My head begins to spin. I flush, as if all the blood in my body were rushing to my head and neck, then a moment later everything – Connor, the rest of the restaurant – begins to recede, as if disappearing down a tunnel.

‘Mum?’ says Connor. ‘Are you okay?’

I reach for the glass of water in front of me. It’s cool to the touch; I bring it to my mouth. The movement is mechanical, I do it without thinking. I sip, and some spills from the overfull glass. I barely notice; it’s as if I’m watching myself from the other side of the room.

‘Mum?’ says Connor, more urgently. He looks worried, but I can do nothing to allay his fears.

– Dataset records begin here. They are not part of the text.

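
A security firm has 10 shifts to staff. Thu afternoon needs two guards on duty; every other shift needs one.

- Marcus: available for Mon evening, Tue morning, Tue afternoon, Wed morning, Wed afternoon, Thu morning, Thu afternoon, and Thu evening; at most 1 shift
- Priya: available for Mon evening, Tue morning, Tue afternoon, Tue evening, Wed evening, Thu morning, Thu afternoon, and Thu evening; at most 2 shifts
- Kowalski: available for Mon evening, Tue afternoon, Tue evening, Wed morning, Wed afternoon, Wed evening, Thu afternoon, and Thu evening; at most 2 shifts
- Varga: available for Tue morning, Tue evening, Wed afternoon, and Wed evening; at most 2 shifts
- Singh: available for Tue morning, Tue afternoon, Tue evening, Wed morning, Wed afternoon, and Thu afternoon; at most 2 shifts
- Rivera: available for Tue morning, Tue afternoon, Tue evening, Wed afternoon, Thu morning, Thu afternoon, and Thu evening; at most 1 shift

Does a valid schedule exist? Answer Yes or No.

Total capacity is 1+2+2+2+2+1 = 10 but 11 worker-slots are needed — infeasible.

No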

My head spins with images of Lukas. I should’ve known. I should have protected my son. I’ve let him down, just like Kate and Anna. I force myself back to the present.

‘Yes?’ I realize water is dripping down my chin. I wipe it. ‘I’m fine. Sorry? Go on…’

‘Well, that’s it. He just turned up and bowled and—’

Another rush of panic hits. ‘How did you know it was him?’

‘Oh, y’know?’ He picks up another couple of fries. I grab his hand.

‘Connor. How did you… are you sure?’

He looks at my hand on his arm, then up to my face. ‘Yes, Mum. I recognized him. He was wearing the same cap. Remember? The Vans trucker? It was a classic patch—’

I don’t know what he’s talking about. I must look puzzled; he seems to be about to describe it to me when he changes his mind. ‘Anyway. He had the same cap on.’

‘You’re sure?’

‘Yes!’

‘Did he say anything to you?’

‘Not really…’

Anger begins to displace the panic. Anger with myself, with Lukas, with Connor. ‘Not really? Is that not really yes, or not really no? Which is it, Connor?’

My voice has risen, in both pitch and volume. I fight to control it.

‘He just said sorry.’ Already he sounds resentful, sulky. He’s looking at me as if I’ve gone crazy. I can see he wishes he hadn’t mentioned it. ‘He spilled his beer over me. That’s all. It was an accident. Anyway…’

It’s clear he wants to change the subject, but I ignore him. ‘So what did this guy say?’